WEA Supreme Court decision: 1 year later

Sound Off is a public forum. Articles are selected from letters to the editor or may be written specifically for this feature. Today, Michael Reitz, general counsel for the Evergreen Freedom Foundation recalls last summer’s U.S. Supreme Court ruling regarding the state teacher’s union practice of using money taken involuntarily from member dues to fund political activities, and elaborates on where the case stands now.

June 14, 2007. Our day started early that Thursday morning. We were expecting a ruling from the U.S. Supreme Court in our case against the Washington Education Association (WEA), and we knew the decision would come down this week or the next.

As I waited tensely at my desk, the alert flashed on the computer screen.

I grabbed the phone and buzzed (Evergreen Freedom Foundation Executive Director) Bob Williams. “Bob, we won. Unanimous.”

“Good,” he said, and hung up.

The rest of the day was a blur. We spent the first hour scouring the Supreme Court’s opinion. We sent out hundreds of e-mails, several press releases, and did radio interviews all day long.

We rushed to Seattle for a press conference and talked to numerous national newspapers. The question on everyone’s mind: “What does it mean?”

That day was the culmination of an intense year bringing the case to the Supreme Court. Today, having celebrated the one-year anniversary of the ruling, we’ve had time to reflect on the impact.

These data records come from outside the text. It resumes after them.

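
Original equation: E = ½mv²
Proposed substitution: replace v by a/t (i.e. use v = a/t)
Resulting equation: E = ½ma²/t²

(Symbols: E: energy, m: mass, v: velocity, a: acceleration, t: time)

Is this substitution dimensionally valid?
No

[v] = [L T^-1] and [a/t] = [L T^-3]. These differ, so the substitution replaces a quantity by one of different dimensions and the result E = ½ma²/t² has LHS [L^2 M T^-2] vs RHS [L^2 M T^-6] — inconsistent.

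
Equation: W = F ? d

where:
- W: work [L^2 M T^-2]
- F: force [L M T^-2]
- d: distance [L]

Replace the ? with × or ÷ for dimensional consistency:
multiplication (×): W = F × d

W [L^2 M T^-2]; F [L M T^-2]; d [L].
F × d → [L^2 M T^-2] ✓
F ÷ d → [M T^-2] ✗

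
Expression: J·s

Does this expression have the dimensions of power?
No

The expression J·s has dimensions [L^2 M T^-1], but power has dimensions [L^2 M T^-3].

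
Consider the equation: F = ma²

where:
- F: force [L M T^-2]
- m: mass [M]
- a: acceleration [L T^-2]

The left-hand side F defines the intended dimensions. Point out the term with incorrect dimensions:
The right-hand side term ma²

F has dimensions [L M T^-2], but ma² has dimensions [L^2 M T^-4], so the term ma² is dimensionally wrong for F.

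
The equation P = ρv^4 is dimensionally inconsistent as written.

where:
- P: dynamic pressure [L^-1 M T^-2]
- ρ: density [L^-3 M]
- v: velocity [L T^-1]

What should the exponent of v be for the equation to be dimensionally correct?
The exponent of v should be 2: P = ρv^2

The LHS P has dimensions [L^-1 M T^-2]; v has dimensions [L T^-1].
As written, the RHS ρv^4 (exponent 4 on v) has dimensions [L M T^-4], which does not match.
With exponent 2, the RHS ρv^2 has dimensions [L^-1 M T^-2], matching the LHS.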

We’ve also been able to observe the slow pace of justice as the cases now work their way through state court.

In 2001 the WEA was found guilty of violating a law that required unions to get permission from nonmembers before using their mandatory dues for political activity. The cases eventually came before the U.S. Supreme Court.

In January 2007, several EFF staffers went to Washington, D.C., to witness the oral arguments. Thanks to donations from EFF members, we were accompanied by nearly 40 teachers from around the country.

What a day that was. After the hearing, we walked down the Supreme Court steps, cautiously optimistic that victory was ours.

And five months later, it was.

On June 14, 2007, the U.S. Supreme Court unanimously upheld the law as constitutional. The Court specifically addressed our centerpiece argument — unions have no constitutional entitlement to the paychecks of workers.

The Supreme Court’s ruling accomplished several things. The justices affirmed that it is constitutional to require unions to ask employees before taking their money for politics.

Similar laws on the books were protected from challenge. And the decision ensured the WEA would be held accountable for its past violations of the law.

The ruling also indicated a possible shift in the Court’s treatment of labor unions. Justice Antonin Scalia, writing for the Court, noted the “enormous power” unions exercise over public employees — having the ability to “tax” them for representation.

But Scalia said this entitlement is statutory —  not a constitutional right — and can be rescinded or regulated by state legislators.

Unions, he said, have “no constitutional entitlement” to the money of workers who do not want to join. This language provides an opening for free-market advocates who want to give workers a choice about union dues.

The unanimous decision from the Supreme Court set off a wave of criticism of the WEA’s coercive tactics.

All told, more than 125 editorials and columns were written about the case.

Only one piece supported the union — and it was written by the WEA president.

Unfortunately, the WEA returned from the Supreme Court hearing and convinced the Washington Legislature to pass a bill that reduced the effectiveness of the law moving forward. We vehemently opposed the bill, which passed despite objections from the attorney general and criticism from most of the state’s major newspapers.

Where are we today?

After the ruling, both cases were remanded back to Washington courts for final resolution. Having prevailed at the Supreme Court, the state sought to impose the original penalty on the WEA, and also requested that the union pay the state’s cost of bringing the appeal to the Supreme Court.

Another key issue is how the union will comply with the law after the Legislature’s amendment.

As of this writing, the WEA and the Office of the Attorney General are negotiating a settlement to resolve these issues.

The teacher class-action lawsuit (Davenport) is on a slightly different track. The WEA argued that many issues had yet to be resolved, and the Washington Supreme Court agreed to send the case down to the Court of Appeals.

The Court of Appeals heard arguments in February. The WEA requested that the teachers’ case be dismissed, arguing that while the law at issue may be constitutional, it does not allow teachers to recover money that was improperly taken and spent.

Attorney Steve O’Ban, representing the teachers, argued that teachers should indeed be entitled to a return of the money the WEA misspent.

We are now awaiting a ruling from the Court of Appeals to determine the next steps.

What’s our destination?

In the months following the victory at the U.S. Supreme Court, we have been able to evaluate the impact of the case, and more importantly, we’ve discussed the goals that motivate us.

The objective is to ensure that employees have a choice about union membership and political spending. Every union dollar spent on politics should come from a voluntary donor.

We want to ensure that government does not mandate union representation for workers. And employees deserve information about how unions spend their money.

When unions are left to attract and retain satisfied customers non-coercively, the market will determine whether they provide a needed service.

The Davenport ruling was an important victory along the way, and will be used as a platform to launch other reforms.